Frustrating. I'm keen to see if your suggestion will work but I can't publish to the site currently. My host was hacked recently and until I receive my new login details in the post I cannot upload the update.

I received this information in an email from my host today.

Obviously I will post here again very shortly after receiving the new password.

Thanks again.


----------



## BunkerGuy (Oct 13, 2007)

Changing the table height in pixels or percent has no effect at all - whether it be removing the '0' or making the height 100%.

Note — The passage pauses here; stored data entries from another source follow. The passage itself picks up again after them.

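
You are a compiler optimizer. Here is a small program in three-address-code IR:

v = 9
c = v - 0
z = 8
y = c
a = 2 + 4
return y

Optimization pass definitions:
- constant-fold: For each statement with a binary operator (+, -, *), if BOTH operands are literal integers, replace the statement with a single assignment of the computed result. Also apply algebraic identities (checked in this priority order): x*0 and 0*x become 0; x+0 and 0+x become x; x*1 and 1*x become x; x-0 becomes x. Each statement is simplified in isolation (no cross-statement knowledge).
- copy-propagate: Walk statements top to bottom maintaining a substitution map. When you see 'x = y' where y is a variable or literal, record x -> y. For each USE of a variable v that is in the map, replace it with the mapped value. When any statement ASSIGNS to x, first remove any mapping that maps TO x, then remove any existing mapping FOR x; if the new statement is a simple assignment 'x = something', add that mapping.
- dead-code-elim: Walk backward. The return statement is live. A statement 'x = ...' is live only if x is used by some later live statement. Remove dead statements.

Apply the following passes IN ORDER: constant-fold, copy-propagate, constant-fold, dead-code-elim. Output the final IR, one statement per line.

Answer: return 9

Derivation:
Initial IR:
  v = 9
  c = v - 0
  z = 8
  y = c
  a = 2 + 4
  return y
After constant-fold (6 stmts):
  v = 9
  c = v
  z = 8
  y = c
  a = 6
  return y
After copy-propagate (6 stmts):
  v = 9
  c = 9
  z = 8
  y = 9
  a = 6
  return 9
After constant-fold (6 stmts):
  v = 9
  c = 9
  z = 8
  y = 9
  a = 6
  return 9
After dead-code-elim (1 stmts):
  return 9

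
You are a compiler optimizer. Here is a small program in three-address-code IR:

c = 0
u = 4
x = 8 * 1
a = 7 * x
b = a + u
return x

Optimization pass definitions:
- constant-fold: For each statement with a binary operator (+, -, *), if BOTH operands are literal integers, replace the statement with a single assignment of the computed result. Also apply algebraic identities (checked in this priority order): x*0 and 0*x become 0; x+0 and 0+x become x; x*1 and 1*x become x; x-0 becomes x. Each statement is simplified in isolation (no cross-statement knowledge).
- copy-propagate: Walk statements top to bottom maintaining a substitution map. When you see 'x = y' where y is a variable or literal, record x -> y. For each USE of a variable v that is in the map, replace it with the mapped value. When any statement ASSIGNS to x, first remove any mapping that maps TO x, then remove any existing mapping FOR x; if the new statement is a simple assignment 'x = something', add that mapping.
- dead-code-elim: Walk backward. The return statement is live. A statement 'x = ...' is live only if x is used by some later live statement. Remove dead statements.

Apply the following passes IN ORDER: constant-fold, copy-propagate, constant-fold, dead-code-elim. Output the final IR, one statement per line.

Initial IR:
  c = 0
  u = 4
  x = 8 * 1
  a = 7 * x
  b = a + u
  return x
After constant-fold (6 stmts):
  c = 0
  u = 4
  x = 8
  a = 7 * x
  b = a + u
  return x
After copy-propagate (6 stmts):
  c = 0
  u = 4
  x = 8
  a = 7 * 8
  b = a + 4
  return 8
After constant-fold (6 stmts):
  c = 0
  u = 4
  x = 8
  a = 56
  b = a + 4
  return 8
After dead-code-elim (1 stmts):
  return 8

Answer: return 8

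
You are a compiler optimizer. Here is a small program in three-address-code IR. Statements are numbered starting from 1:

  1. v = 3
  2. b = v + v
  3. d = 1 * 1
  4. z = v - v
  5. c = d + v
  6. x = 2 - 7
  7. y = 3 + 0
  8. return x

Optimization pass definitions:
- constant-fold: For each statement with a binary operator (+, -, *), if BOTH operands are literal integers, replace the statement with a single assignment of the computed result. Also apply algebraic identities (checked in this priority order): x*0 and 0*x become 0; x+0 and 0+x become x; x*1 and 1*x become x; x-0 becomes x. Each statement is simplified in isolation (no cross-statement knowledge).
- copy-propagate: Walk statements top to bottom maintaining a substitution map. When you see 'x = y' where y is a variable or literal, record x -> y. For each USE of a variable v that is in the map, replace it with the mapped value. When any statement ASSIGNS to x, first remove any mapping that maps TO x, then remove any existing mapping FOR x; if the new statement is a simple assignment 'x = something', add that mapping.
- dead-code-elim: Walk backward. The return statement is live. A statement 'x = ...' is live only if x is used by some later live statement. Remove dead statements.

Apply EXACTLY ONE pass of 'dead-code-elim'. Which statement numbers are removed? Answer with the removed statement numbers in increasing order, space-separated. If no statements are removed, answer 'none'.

Backward liveness scan:
Stmt 1 'v = 3': DEAD (v not in live set [])
Stmt 2 'b = v + v': DEAD (b not in live set [])
Stmt 3 'd = 1 * 1': DEAD (d not in live set [])
Stmt 4 'z = v - v': DEAD (z not in live set [])
Stmt 5 'c = d + v': DEAD (c not in live set [])
Stmt 6 'x = 2 - 7': KEEP (x is live); live-in = []
Stmt 7 'y = 3 + 0': DEAD (y not in live set ['x'])
Stmt 8 'return x': KEEP (return); live-in = ['x']
Removed statement numbers: [1, 2, 3, 4, 5, 7]
Surviving IR:
  x = 2 - 7
  return x

Answer: 1 2 3 4 5 7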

Can you suggest a new angle?


----------



## KoosHopeloos (Nov 3, 2004)

@ BunkerGuy: see post number 4: if you change the 'var googleSearchFrameWidth = 625;' to a value of 250 does this have an effect?


----------



## BunkerGuy (Oct 13, 2007)

That merely decreases the table width without closing the vertical gap.


----------



## KoosHopeloos (Nov 3, 2004)

@ BunkerGuy: That is what I wanted to hear... now please add this line 'var googleSearchFrameHeight = XXX;' under 'var googleSearchFrameWidth = 625;'. Change XXX in the maximum height you want it to be. Does this have any effect?


----------



## BunkerGuy (Oct 13, 2007)

It's not having any effect I'm afraid.

I tried the height at: 0, 1, 10, 50 & 100.

Thanks for your continuing help. Nice avatar.


----------



## KoosHopeloos (Nov 3, 2004)

@ Bunkerguy: I'm sorry, but it seems that there is nothing you can do about this. It seems to be Google that creates this gap, please see post #4 in this thread. But here I may have found the answer: please add this 'var googleSearchResizeIframe = true;' in stead of 'var googleSearchFrameHeight = XXX;'.

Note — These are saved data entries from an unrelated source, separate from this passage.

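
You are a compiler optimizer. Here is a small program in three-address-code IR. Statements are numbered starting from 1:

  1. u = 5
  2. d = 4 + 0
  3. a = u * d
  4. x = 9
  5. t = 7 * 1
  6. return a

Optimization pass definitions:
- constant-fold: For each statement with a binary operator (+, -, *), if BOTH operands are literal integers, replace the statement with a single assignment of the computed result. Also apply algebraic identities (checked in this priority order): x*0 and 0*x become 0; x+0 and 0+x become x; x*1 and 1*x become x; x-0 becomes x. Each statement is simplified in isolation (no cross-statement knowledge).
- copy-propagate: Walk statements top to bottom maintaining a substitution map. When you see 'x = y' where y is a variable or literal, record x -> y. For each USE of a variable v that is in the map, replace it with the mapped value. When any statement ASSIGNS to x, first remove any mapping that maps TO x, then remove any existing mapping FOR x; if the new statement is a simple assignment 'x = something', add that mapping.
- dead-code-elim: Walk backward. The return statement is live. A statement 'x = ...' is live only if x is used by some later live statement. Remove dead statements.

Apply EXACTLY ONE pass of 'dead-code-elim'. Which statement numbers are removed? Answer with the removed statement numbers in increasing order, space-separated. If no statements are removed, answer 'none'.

Answer: 4 5

Derivation:
Backward liveness scan:
Stmt 1 'u = 5': KEEP (u is live); live-in = []
Stmt 2 'd = 4 + 0': KEEP (d is live); live-in = ['u']
Stmt 3 'a = u * d': KEEP (a is live); live-in = ['d', 'u']
Stmt 4 'x = 9': DEAD (x not in live set ['a'])
Stmt 5 't = 7 * 1': DEAD (t not in live set ['a'])
Stmt 6 'return a': KEEP (return); live-in = ['a']
Removed statement numbers: [4, 5]
Surviving IR:
  u = 5
  d = 4 + 0
  a = u * d
  return a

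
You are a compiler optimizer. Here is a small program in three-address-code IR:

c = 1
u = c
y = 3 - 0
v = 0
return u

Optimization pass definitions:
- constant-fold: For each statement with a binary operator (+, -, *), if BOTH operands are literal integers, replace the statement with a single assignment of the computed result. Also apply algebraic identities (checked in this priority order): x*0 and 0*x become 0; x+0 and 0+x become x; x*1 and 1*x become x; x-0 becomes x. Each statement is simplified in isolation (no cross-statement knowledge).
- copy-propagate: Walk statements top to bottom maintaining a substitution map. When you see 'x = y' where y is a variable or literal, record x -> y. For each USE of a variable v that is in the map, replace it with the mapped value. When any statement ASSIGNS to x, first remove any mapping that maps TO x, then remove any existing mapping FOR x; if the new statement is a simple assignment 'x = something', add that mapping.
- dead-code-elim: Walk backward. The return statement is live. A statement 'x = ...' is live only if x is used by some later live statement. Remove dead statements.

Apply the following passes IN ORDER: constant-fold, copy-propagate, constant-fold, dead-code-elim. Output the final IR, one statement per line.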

If this does not help, I have no ideas left on how to solve this...

Credits for the atavar go to Redcore. He has the same with his name, I liked it so much that I asked him to make one for me.


----------



## BunkerGuy (Oct 13, 2007)

Brilliant - that line of code has worked.

I'm not great with HTML - hence I'm asking for help here - but yes, I too was coming to the conclusion that changing the table properties wasn't going to rectify the problem based on the changes simply having no effect.

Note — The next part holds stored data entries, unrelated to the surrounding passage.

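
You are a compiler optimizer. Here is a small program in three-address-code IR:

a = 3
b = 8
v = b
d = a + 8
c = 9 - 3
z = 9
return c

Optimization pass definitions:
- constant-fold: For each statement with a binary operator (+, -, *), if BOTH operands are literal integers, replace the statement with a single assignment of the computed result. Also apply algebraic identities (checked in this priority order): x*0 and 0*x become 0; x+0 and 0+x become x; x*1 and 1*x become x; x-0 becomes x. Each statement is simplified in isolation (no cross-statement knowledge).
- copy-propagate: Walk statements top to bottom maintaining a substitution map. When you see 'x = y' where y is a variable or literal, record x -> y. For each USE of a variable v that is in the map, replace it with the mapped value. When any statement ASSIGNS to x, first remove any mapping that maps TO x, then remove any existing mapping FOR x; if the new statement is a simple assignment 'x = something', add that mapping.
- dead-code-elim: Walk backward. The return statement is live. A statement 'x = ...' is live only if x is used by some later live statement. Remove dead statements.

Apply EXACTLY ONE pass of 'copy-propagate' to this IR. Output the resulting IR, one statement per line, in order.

Answer: a = 3
b = 8
v = 8
d = 3 + 8
c = 9 - 3
z = 9
return c

Derivation:
Applying copy-propagate statement-by-statement:
  [1] a = 3  (unchanged)
  [2] b = 8  (unchanged)
  [3] v = b  -> v = 8
  [4] d = a + 8  -> d = 3 + 8
  [5] c = 9 - 3  (unchanged)
  [6] z = 9  (unchanged)
  [7] return c  (unchanged)
Result (7 stmts):
  a = 3
  b = 8
  v = 8
  d = 3 + 8
  c = 9 - 3
  z = 9
  return c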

I e-mailed Google about this and they said they couldn't give specific HTML advice which I understand. They suggested I posted in their help forum or searched for the answer in an existing thread - and I was going to take their advice but you have done the work for me - thank you very much.

I really appreciate your help. I've posted regarding three issues already even though I'm new to this - and three times I've been helped. This forum is excellent and I'm very pleased I joined.

Thank you again, KoosHopeloos. Keep up the good work.


----------